On the 41 items, which were classified as ‘Not valid for
foreign exchange’ as detailed in a previous CBN circular issued last year,
Emefiele explained that they would remain inadmissible in the foreign exchange
market.
In order to enhance liquidity in the market, he said the
CBN would also offer long-tenured foreign exchange forwards of six to 12 months
or any tenure to authorised dealers.
The governor said with the new policy, the sale of foreign
exchange forwards by authorised dealers to end-users must be trade-backed, with
no predetermined spreads.
In a bid to reduce the speculative demand for foreign
exchange for future transactions, the CBN boss said the apex bank would
introduce what he described as non-deliverable over-the-counter naira-settled
futures.
He explained that the naira-settled futures was an
entirely new product in the Nigerian foreign exchange market, which would help
moderate volatility in the exchange rate by moving non-urgent
foreign exchange demand from the spot to the futures market.

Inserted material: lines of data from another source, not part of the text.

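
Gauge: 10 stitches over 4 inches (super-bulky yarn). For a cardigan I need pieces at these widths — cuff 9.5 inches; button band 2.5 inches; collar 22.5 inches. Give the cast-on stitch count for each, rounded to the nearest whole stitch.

Rate = 10/4 = 2.5 sts per in.
cuff: 9.5 × 2.5 = 23.75 → 24.
button band: 2.5 × 2.5 = 6.25 → 6.
collar: 22.5 × 2.5 = 56.25 → 56.

cuff 24; button band 6; collar 56.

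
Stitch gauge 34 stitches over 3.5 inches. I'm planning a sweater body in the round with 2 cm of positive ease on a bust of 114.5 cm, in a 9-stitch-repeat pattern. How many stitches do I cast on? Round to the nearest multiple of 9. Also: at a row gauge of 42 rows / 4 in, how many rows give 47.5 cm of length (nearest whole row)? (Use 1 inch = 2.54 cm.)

Cast on 450 stitches; work 196 rows.

Finished = 114.5 + 2 = 116.5 cm.
116.5 cm × 1/2.54 = 45.87 inches.
34/3.5 = 9.714 sts per in; 45.87 × 9.714 = 445.56 sts.
Nearest multiple of 9 → 450.
47.5 cm = 18.70 inches; × 10.5 = 196.36 → 196 rows.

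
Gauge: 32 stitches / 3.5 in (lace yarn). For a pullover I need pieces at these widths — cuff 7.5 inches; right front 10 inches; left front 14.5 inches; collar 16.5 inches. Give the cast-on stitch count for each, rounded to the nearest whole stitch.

cuff 69; right front 91; left front 133; collar 151.

Rate = 32/3.5 = 9.143 sts per in.
cuff: 7.5 × 9.143 = 68.57 → 69.
right front: 10 × 9.143 = 91.43 → 91.
left front: 14.5 × 9.143 = 132.57 → 133.
collar: 16.5 × 9.143 = 150.86 → 151.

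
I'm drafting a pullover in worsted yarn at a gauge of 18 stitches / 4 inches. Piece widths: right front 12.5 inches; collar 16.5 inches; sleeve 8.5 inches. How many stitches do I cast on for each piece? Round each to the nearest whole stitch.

Rate = 18/4 = 4.5 sts per in.
right front: 12.5 × 4.5 = 56.25 → 56.
collar: 16.5 × 4.5 = 74.25 → 74.
sleeve: 8.5 × 4.5 = 38.25 → 38.

right front 56; collar 74; sleeve 38.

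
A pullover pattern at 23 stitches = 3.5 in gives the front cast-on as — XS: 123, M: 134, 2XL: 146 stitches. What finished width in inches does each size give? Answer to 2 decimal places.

XS 18.72 inches; M 20.39 inches; 2XL 22.22 inches.

23/3.5 = 6.571 sts per in.
XS: 123 / 6.571 = 18.717 → 18.72 in.
M: 134 / 6.571 = 20.391 → 20.39 in.
2XL: 146 / 6.571 = 22.217 → 22.22 in.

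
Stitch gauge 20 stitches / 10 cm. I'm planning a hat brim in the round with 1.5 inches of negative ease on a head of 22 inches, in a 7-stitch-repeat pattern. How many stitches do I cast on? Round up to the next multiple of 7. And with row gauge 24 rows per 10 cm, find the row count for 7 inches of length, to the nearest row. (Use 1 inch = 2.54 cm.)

Finished = 22 − 1.5 = 20.5 inches.
20.5 inches × 2.54 = 52.07 cm.
20/10 = 2 sts per cm; 52.07 × 2 = 104.14 sts.
Next multiple of 7 → 105.
7 inches = 17.78 cm; × 2.4 = 42.67 → 43 rows.

Cast on 105 stitches; work 43 rows.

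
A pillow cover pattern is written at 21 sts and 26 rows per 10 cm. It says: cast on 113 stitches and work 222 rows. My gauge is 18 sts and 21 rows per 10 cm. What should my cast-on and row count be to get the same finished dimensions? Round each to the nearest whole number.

Cast on 97 stitches; work 179 rows.

Stitches: 113 × 18/21 = 96.86 → 97.
Rows: 222 × 21/26 = 179.31 → 179.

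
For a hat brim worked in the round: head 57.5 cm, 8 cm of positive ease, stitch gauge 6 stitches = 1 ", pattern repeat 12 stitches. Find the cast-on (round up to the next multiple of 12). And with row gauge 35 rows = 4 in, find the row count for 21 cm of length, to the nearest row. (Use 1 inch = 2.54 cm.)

Finished = 57.5 + 8 = 65.5 cm.
65.5 cm × 1/2.54 = 25.79 inches.
6/1 = 6 sts per in; 25.79 × 6 = 154.72 sts.
Next multiple of 12 → 156.
21 cm = 8.27 inches; × 8.75 = 72.34 → 72 rows.

Cast on 156 stitches; work 72 rows.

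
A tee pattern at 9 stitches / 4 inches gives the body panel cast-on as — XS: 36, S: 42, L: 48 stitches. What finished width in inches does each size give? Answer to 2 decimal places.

XS 16.00 inches; S 18.67 inches; L 21.33 inches.

9/4 = 2.25 sts per in.
XS: 36 / 2.25 = 16.000 → 16.00 in.
S: 42 / 2.25 = 18.667 → 18.67 in.
L: 48 / 2.25 = 21.333 → 21.33 in.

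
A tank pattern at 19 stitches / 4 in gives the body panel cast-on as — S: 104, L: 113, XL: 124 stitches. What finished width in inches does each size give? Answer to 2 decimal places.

S 21.89 inches; L 23.79 inches; XL 26.11 inches.

19/4 = 4.75 sts per in.
S: 104 / 4.75 = 21.895 → 21.89 in.
L: 113 / 4.75 = 23.789 → 23.79 in.
XL: 124 / 4.75 = 26.105 → 26.11 in.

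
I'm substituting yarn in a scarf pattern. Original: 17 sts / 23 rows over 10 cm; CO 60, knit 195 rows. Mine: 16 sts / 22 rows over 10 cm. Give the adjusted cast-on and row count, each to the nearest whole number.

Stitches: 60 × 16/17 = 56.47 → 56.
Rows: 195 × 22/23 = 186.52 → 187.

Cast on 56 stitches; work 187 rows.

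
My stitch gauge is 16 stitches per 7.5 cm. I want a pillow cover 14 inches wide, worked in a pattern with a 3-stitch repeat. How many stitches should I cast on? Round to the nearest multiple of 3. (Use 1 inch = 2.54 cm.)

75 stitches.

14 in = 14 × 2.54 = 35.56 cm.
16 / 7.5 = 2.133 sts/cm.
35.56 × 2.133 = 75.86 sts.
→ 75.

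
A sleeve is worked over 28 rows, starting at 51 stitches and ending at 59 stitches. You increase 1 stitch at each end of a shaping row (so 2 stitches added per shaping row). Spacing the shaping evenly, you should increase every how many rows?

Stitches to add: |59 − 51| = 8.
Shaping rows needed: 8 / 2 = 4.
28 rows / 4 = every 7 rows.

Increase every 7th row.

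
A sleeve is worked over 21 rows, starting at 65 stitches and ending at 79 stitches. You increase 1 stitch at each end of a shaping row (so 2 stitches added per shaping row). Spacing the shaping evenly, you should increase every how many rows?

Stitches to add: |79 − 65| = 14.
Shaping rows needed: 14 / 2 = 7.
21 rows / 7 = every 3 rows.

Increase every 3rd row.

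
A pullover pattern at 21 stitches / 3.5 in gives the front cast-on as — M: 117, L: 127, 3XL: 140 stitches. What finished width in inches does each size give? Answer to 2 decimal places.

21/3.5 = 6 sts per in.
M: 117 / 6 = 19.500 → 19.50 in.
L: 127 / 6 = 21.167 → 21.17 in.
3XL: 140 / 6 = 23.333 → 23.33 in.

M 19.50 inches; L 21.17 inches; 3XL 23.33 inches.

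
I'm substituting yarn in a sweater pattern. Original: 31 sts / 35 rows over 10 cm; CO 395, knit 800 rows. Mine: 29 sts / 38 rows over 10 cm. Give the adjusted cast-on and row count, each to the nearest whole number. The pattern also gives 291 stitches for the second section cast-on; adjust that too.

Stitches: 395 × 29/31 = 369.52 → 370.
Rows: 800 × 38/35 = 868.57 → 869.
second section cast-on: 291 × 29/31 = 272.23 → 272.

Cast on 370 stitches; work 869 rows; second section cast-on 272 stitches.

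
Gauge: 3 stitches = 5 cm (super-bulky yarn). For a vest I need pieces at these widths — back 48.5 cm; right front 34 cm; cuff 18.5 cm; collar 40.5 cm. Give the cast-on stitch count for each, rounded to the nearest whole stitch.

back 29; right front 20; cuff 11; collar 24.

Rate = 3/5 = 0.6 sts per cm.
back: 48.5 × 0.6 = 29.10 → 29.
right front: 34 × 0.6 = 20.40 → 20.
cuff: 18.5 × 0.6 = 11.10 → 11.
collar: 40.5 × 0.6 = 24.30 → 24.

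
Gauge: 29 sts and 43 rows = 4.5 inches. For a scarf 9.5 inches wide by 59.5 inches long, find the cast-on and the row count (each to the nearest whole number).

Cast on 61 stitches and work 569 rows.

Stitch gauge = 29/4.5 = 6.444 sts/in; 9.5 × 6.444 = 61.22 → 61 sts.
Row gauge = 43/4.5 = 9.556 rows/in; 59.5 × 9.556 = 568.56 → 569 rows.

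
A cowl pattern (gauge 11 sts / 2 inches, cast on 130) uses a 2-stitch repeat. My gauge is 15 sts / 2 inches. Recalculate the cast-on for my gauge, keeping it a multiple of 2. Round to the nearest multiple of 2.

178 stitches.

130 × 15 / 11 = 177.27.
Nearest multiple of 2: 178.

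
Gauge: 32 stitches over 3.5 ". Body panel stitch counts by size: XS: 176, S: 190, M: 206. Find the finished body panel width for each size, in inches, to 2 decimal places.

32/3.5 = 9.143 sts per in.
XS: 176 / 9.143 = 19.250 → 19.25 in.
S: 190 / 9.143 = 20.781 → 20.78 in.
M: 206 / 9.143 = 22.531 → 22.53 in.

XS 19.25 inches; S 20.78 inches; M 22.53 inches.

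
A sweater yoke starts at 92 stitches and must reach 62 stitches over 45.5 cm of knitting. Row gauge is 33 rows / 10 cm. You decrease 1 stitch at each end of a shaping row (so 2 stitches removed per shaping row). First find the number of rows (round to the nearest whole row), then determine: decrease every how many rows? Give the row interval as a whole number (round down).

Rows = 45.5 × 3.3 = 150.2 → 150 rows.
Stitches to remove: 30 → 15 shaping rows (at 2 st each).
150 / 15 = 10.00 → every 10 rows.

Decrease every 10th row.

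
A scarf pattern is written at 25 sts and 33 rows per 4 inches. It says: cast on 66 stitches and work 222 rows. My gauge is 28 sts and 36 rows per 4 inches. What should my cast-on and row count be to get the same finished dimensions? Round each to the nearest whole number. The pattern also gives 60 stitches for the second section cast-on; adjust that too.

Stitches: 66 × 28/25 = 73.92 → 74.
Rows: 222 × 36/33 = 242.18 → 242.
second section cast-on: 60 × 28/25 = 67.20 → 67.

Cast on 74 stitches; work 242 rows; second section cast-on 67 stitches.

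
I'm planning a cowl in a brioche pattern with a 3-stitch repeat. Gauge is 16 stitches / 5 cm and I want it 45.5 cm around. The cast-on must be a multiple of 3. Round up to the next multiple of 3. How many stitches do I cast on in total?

Cast on 147 stitches.

16 / 5 = 3.2 sts per cm.
45.5 × 3.2 = 145.60 sts.
Next multiple of 3: 147.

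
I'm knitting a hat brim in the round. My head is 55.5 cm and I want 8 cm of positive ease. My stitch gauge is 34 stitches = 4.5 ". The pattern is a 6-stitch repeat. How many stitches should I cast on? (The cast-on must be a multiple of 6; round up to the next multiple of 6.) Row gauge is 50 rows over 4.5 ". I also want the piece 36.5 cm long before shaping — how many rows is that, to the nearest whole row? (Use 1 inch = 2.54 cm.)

Finished = 55.5 + 8 = 63.5 cm.
63.5 cm × 1/2.54 = 25.00 inches.
34/4.5 = 7.556 sts per in; 25.00 × 7.556 = 188.89 sts.
Next multiple of 6 → 192.
36.5 cm = 14.37 inches; × 11.111 = 159.67 → 160 rows.

Cast on 192 stitches; work 160 rows.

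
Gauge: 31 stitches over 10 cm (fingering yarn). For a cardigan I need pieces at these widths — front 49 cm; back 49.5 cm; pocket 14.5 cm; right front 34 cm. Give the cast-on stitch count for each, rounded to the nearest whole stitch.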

The over-the-counter foreign exchange futures, according
to him, will be in non-standardised amounts and different fixed tenors to be sold
on any date.
He also said proceeds of foreign investment inflows and
international money transfers would be purchased by the authorised dealers at
the daily inter-bank rate; and that non-oil exporters would be allowed
unfettered access to their foreign exchange proceeds, which would be sold in
the interbank market.
In terms of timelines for the policy, the CBN governor
said, the management of the central bank had agreed that the selected foreign
exchange primary dealers would be notified by Friday, noting that other
non-primary dealers would remain valid and eligible to participate in the
market.
Explaining what would happen to those people that
had matured letters of credit, the CBN governor said the backlog of the
transactions would be taken to the market for clearance.

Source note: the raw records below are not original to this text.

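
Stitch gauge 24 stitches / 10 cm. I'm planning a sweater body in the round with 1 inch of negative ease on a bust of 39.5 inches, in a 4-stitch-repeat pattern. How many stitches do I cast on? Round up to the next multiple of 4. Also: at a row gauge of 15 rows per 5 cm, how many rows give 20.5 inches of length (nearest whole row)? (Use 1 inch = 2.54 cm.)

Finished = 39.5 − 1 = 38.5 inches.
38.5 inches × 2.54 = 97.79 cm.
24/10 = 2.4 sts per cm; 97.79 × 2.4 = 234.70 sts.
Next multiple of 4 → 236.
20.5 inches = 52.07 cm; × 3 = 156.21 → 156 rows.

Cast on 236 stitches; work 156 rows.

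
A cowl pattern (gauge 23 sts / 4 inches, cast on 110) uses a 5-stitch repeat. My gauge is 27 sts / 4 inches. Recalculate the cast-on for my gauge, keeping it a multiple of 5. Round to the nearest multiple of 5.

110 × 27 / 23 = 129.13.
Nearest multiple of 5: 130.

Cast on 130 stitches.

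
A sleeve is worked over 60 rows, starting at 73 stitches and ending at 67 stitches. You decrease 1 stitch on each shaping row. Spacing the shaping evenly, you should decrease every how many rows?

Decrease every 10th row.

Stitches to remove: |67 − 73| = 6.
Shaping rows needed: 6 / 1 = 6.
60 rows / 6 = every 10 rows.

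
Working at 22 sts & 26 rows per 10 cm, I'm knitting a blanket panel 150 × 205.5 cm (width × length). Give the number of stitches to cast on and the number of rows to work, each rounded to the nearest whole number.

Stitch gauge = 22/10 = 2.2 sts/cm; 150 × 2.2 = 330.00 → 330 sts.
Row gauge = 26/10 = 2.6 rows/cm; 205.5 × 2.6 = 534.30 → 534 rows.

Cast on 330 stitches and work 534 rows.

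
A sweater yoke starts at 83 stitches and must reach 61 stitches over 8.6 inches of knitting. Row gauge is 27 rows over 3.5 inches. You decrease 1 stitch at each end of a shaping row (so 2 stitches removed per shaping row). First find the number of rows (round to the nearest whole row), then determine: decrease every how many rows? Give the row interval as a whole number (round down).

Rows = 8.6 × 7.714 = 66.3 → 66 rows.
Stitches to remove: 22 → 11 shaping rows (at 2 st each).
66 / 11 = 6.00 → every 6 rows.

Decrease every 6th row.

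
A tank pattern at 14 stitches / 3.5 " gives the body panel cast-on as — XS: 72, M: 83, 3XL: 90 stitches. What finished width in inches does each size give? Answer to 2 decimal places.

XS 18.00 inches; M 20.75 inches; 3XL 22.50 inches.

14/3.5 = 4 sts per in.
XS: 72 / 4 = 18.000 → 18.00 in.
M: 83 / 4 = 20.750 → 20.75 in.
3XL: 90 / 4 = 22.500 → 22.50 in.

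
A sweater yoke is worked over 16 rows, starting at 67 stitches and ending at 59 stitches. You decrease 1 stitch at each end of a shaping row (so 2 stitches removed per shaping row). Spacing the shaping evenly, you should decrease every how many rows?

Stitches to remove: |59 − 67| = 8.
Shaping rows needed: 8 / 2 = 4.
16 rows / 4 = every 4 rows.

Decrease every 4th row.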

Emefiele said the apex bank was strongly determined to
make the market as transparent, liquid, and efficient as possible,
adding that it would not tolerate unscrupulous behaviours.
He added, “We will neither tolerate unscrupulous behaviours
nor hesitate to bring serious sanctions on offenders. The CBN expects all
authorised dealers to display the highest level of professionalism. We
expect them to understand the spirit and letter of this transition to a
market-based system.
“The CBN will not allow the system to be undermined by
speculators and rent-seekers.”
He emphasised that any attempt to breach any aspect of the
new framework would be heavily sanctioned by the CBN and this might result in
the suspension or withdrawal of the foreign exchange dealing licence of any
offending authorised dealer.
The naira closed at 367 against the dollar at the parallel
market on Wednesday, hours after the CBN unveiled its flexible exchange rate
policy. The local currency had closed at the same rate against the greenback on
Tuesday.
The National President, Association of Bureau De Change
Operators, Alhaji Aminu Gwadabe, said the policy had yet to have effects on the
exchange rate at the parallel market.
Analysts, who spoke to one of our correspondents,
commended the CBN for the new policy, saying it would bring down prices and
eliminate market distortions
“It is a good policy; it will eliminate market distortions
and bring down prices,” the Chief Executive Officer, Financial Derivatives
Limited, Mr. Bismarck Rewane, said. He added, “However, it is not a silver
bullet; there is still a lot of work to be done.”
The Chief Executive Officer, Cowry Assets Management
Limited, Mr. Johnson Chuwku, who backed the policy framework, said it would
enhance price stability.
“It was most expected though coming late; it is better
than nothing. It will lead to inflow of Foreign Direct Investment and
remittances. This shows we are preparing the economy for diversification,” he
stated.
A Professor of Economics at the Olabisi Onabanjo
University, Sherifdeen Tella, said, “I don’t think there is anything wrong with
the policy. However, there is still a need for the CBN to intervene in the
market at some point. We cannot leave everything to the market.
“Therefore, we still need more restrictions on importation
in order to preserve the reserves. We should not just buy the idea of free
market that will allow just anything to come into the country. Even economies
like Japan and the rest still do this.”